I like picking up his dirty socks. I like finding sand on my clean bathroom floors. Cereal bowls in the sink just sit well with me.
It means he is here.
I know I have a long time before any deployments happen. But they will happen. I will say my tear filled goodbyes and pray for his safety day and night. He will tell me how proud that he is of me and that he will "see me soon". I can't keep denying it in my head. I have to start now on asking God to prepare my heart. It's the only way I got through those 2 months of boot camp a year and a half ago. I've just about completely blocked out that rainy December morning when I hugged my soon-to-be sailor goodbye and watched him drive away on the bus.
(Leaving for boot camp)
The most hated question is, "How do you do it?". My blunt, almost sarcastic answer is always, "You just do". I'm not living this life for Nick. Yes, I said it. I have to love Jesus more than I love Nick. I have to remember daily what my priorities are in life. What good am I if I sit at home alone waiting until he comes home to be happy? Nick doesn't want me to do that. We are to be joyful in all circumstances. Nick has taught me to thank God for the hard times. They make me lean on Him. It hurts to think about the days ahead. Tears are already flowing as I type. But the dread is much worse than the actual event. I have so much support. It is growing everyday. I am making friends who are in the same situation as I am. I want to be effective at whatever season I am in life. When you stop focusing on your troubles and get out there to invest in other people's lives, that pain lessens.
I am living on easy street right now. My husband is home for dinner every night. We giggle, we snuggle, we soak in every moment. I thank the military life for that. It gives you a different perspective. At times that I think, "Man, some alone time would be nice tonight" (don't lie, you know you say it), I remember what short time I have with him. I don't take it for granted.

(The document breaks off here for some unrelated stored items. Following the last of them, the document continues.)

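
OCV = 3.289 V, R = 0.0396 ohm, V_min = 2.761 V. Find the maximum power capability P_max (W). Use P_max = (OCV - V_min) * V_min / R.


dV = OCV - V_min = 0.528 V (so I_max = dV / R)
P_max = dV * V_min / R = 0.528 * 2.761 / 0.0396 = 36.81 W

36.81 W


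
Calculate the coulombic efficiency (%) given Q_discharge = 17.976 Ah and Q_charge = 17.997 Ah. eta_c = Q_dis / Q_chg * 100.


eta_c = Q_dis / Q_chg * 100 = 17.976 / 17.997 * 100 = 99.88%

99.88%


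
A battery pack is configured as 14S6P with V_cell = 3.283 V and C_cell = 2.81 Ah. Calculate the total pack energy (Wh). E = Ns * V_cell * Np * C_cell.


V_pack = 14 * 3.283 = 45.962 V
C_pack = 6 * 2.81 = 16.86 Ah
E = V_pack * C_pack = 45.962 * 16.86 = 774.9 Wh

774.9 Wh


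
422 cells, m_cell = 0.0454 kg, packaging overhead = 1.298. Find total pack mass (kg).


Cell mass sum = 422 * 0.0454 = 19.159 kg
With overhead 1.298: m_pack = 19.159 * 1.298 = 24.87 kg

24.87 kg


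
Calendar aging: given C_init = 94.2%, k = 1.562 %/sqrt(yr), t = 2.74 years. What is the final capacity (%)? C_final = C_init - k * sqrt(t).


sqrt(t) = sqrt(2.74) = 1.6553
C_final = 94.2 - 1.562 * 1.6553 = 91.61%

91.61%


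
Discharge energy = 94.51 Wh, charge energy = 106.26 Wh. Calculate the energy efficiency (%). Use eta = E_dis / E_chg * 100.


Round-trip efficiency = 94.51/106.26 * 100% = 88.94%

88.94%


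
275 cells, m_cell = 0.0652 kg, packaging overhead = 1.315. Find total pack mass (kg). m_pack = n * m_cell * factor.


Cell mass sum = 275 * 0.0652 = 17.93 kg
With overhead 1.315: m_pack = 17.93 * 1.315 = 23.58 kg

23.58 kg


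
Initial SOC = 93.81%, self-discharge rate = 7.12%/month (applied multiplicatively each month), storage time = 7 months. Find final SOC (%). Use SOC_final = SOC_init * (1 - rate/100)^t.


Monthly retention factor = 1 - 7.12/100 = 0.9288
Over 7 months: factor^7 = 0.59629
SOC_final = 93.81 * 0.59629 = 55.94%

55.94%


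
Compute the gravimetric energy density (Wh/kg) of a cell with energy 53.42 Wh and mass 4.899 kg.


ED = E / m = 53.42 / 4.899 = 10.90 Wh/kg

10.90 Wh/kg


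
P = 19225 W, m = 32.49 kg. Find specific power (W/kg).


Specific power = 19225 W / 32.49 kg = 591.7 W/kg

591.7 W/kg


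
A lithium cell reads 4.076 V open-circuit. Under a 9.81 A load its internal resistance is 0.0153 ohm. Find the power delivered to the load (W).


Step 1: V_terminal = OCV - I*R = 4.076 - 9.81 * 0.0153 = 3.9259 V
Step 2: P_out = V_terminal * I = 3.9259 * 9.81 = 38.51 W

38.51 W


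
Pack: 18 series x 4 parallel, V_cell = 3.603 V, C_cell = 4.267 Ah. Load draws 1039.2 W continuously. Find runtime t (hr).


Step 1: E_pack = Ns * V_cell * Np * C_cell = 18 * 3.603 * 4 * 4.267 = 1106.9 Wh
Step 2: t = E_pack / P = 1106.9 / 1039.2 = 1.065 hr

1.065 hr


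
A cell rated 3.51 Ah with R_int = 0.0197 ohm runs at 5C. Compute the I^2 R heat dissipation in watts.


Step 1: I = C_rate * capacity = 5 * 3.51 = 17.55 A
Step 2: Q = I^2 * R = 17.55^2 * 0.0197 = 308 * 0.0197 = 6.068 W

6.068 W


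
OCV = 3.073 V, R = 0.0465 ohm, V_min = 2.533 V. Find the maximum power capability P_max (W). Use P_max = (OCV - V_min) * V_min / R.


P_max = (OCV - V_min) * V_min / R = (3.073 - 2.533) * 2.533 / 0.0465 = 0.54 * 2.533 / 0.0465 = 29.42 W

29.42 W


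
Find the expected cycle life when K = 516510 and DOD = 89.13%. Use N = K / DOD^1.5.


Step 1: DOD^1.5 = 89.13^1.5 = 841.46
Step 2: N = 516510 / 841.46 = 613.8 cycles

613.8 cycles


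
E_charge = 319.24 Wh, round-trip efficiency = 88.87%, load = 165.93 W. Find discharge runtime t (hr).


Step 1: E_discharge = eta/100 * E_charge = 88.87/100 * 319.24 = 283.71 Wh
Step 2: t = E_discharge / P = 283.71 / 165.93 = 1.710 hr

1.710 hr


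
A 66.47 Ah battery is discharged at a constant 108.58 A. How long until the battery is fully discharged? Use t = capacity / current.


t = capacity / current = 66.47 / 108.58 = 0.6122 hr

0.6122 hr


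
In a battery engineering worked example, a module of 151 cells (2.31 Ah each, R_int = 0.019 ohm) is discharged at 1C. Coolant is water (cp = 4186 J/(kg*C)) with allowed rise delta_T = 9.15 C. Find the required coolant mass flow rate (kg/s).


Step 1: I = 1 * 2.31 = 2.31 A
Step 2: Q_cell = I^2 * R = 2.31^2 * 0.019 = 0.10139 W
Step 3: Q_total = 151 * 0.10139 = 15.31 W
Step 4: m_dot = Q_total / (cp * dT) = 15.31 / (4186 * 9.15) = 3.997e-04 kg/s

3.997e-04 kg/s


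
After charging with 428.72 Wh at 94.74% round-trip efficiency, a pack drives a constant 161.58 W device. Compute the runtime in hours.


Step 1: E_discharge = eta/100 * E_charge = 94.74/100 * 428.72 = 406.17 Wh
Step 2: t = E_discharge / P = 406.17 / 161.58 = 2.514 hr

2.514 hr


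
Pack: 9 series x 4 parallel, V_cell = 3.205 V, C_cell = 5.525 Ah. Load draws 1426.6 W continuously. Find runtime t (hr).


Step 1: E_pack = Ns * V_cell * Np * C_cell = 9 * 3.205 * 4 * 5.525 = 637.47 Wh
Step 2: t = E_pack / P = 637.47 / 1426.6 = 0.4468 hr

0.4468 hr


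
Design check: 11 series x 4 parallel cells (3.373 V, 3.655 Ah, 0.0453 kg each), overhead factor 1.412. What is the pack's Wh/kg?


Step 1: V_pack = 11 * 3.373 = 37.103 V
Step 2: C_pack = 4 * 3.655 = 14.62 Ah
Step 3: E_pack = V_pack * C_pack = 37.103 * 14.62 = 542.45 Wh
Step 4: m_pack = 11 * 4 * 0.0453 * 1.412 = 2.8144 kg
Step 5: ED = E_pack / m_pack = 542.45 / 2.8144 = 192.7 Wh/kg

192.7 Wh/kg


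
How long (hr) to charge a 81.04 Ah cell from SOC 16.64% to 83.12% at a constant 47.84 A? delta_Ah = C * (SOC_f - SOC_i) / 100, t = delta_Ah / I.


delta_Ah = 81.04 * (83.12 - 16.64) / 100 = 53.875 Ah
t = delta_Ah / I = 53.875 / 47.84 = 1.126 hr

1.126 hr


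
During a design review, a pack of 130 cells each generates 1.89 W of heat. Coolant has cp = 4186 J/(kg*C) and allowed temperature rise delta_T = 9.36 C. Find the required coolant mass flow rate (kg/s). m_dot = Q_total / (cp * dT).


Q_total = 130 * 1.89 = 245.7 W
m_dot = Q_total / (cp * dT) = 245.7 / (4186 * 9.36) = 0.006271 kg/s

0.006271 kg/s


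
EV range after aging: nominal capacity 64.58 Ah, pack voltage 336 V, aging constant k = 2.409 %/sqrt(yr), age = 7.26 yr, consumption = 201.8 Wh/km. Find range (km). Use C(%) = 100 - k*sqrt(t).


Step 1: capacity retention = 100 - 2.409 * sqrt(7.26) = 100 - 2.409 * 2.6944 = 93.509%
Step 2: C_now = 64.58 * 93.509/100 = 60.388 Ah
Step 3: E_pack = V * C_now = 336 * 60.388 = 20290 Wh
Step 4: range = E_pack / consumption = 20290 / 201.8 = 100.5 km

100.5 km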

I hope you snuggle up to your significant other just a little closer tonight. What a blessing it is to be able to see him face to face. And say a prayer for those families who have husbands and wives over seas. I can't imagine the feeling yet. If God puts it on your heart, please pray that I would prepare MY heart for things to come. I'm so thankful that tonight, I get to cook breakfast for supper and kiss my husband goodnight.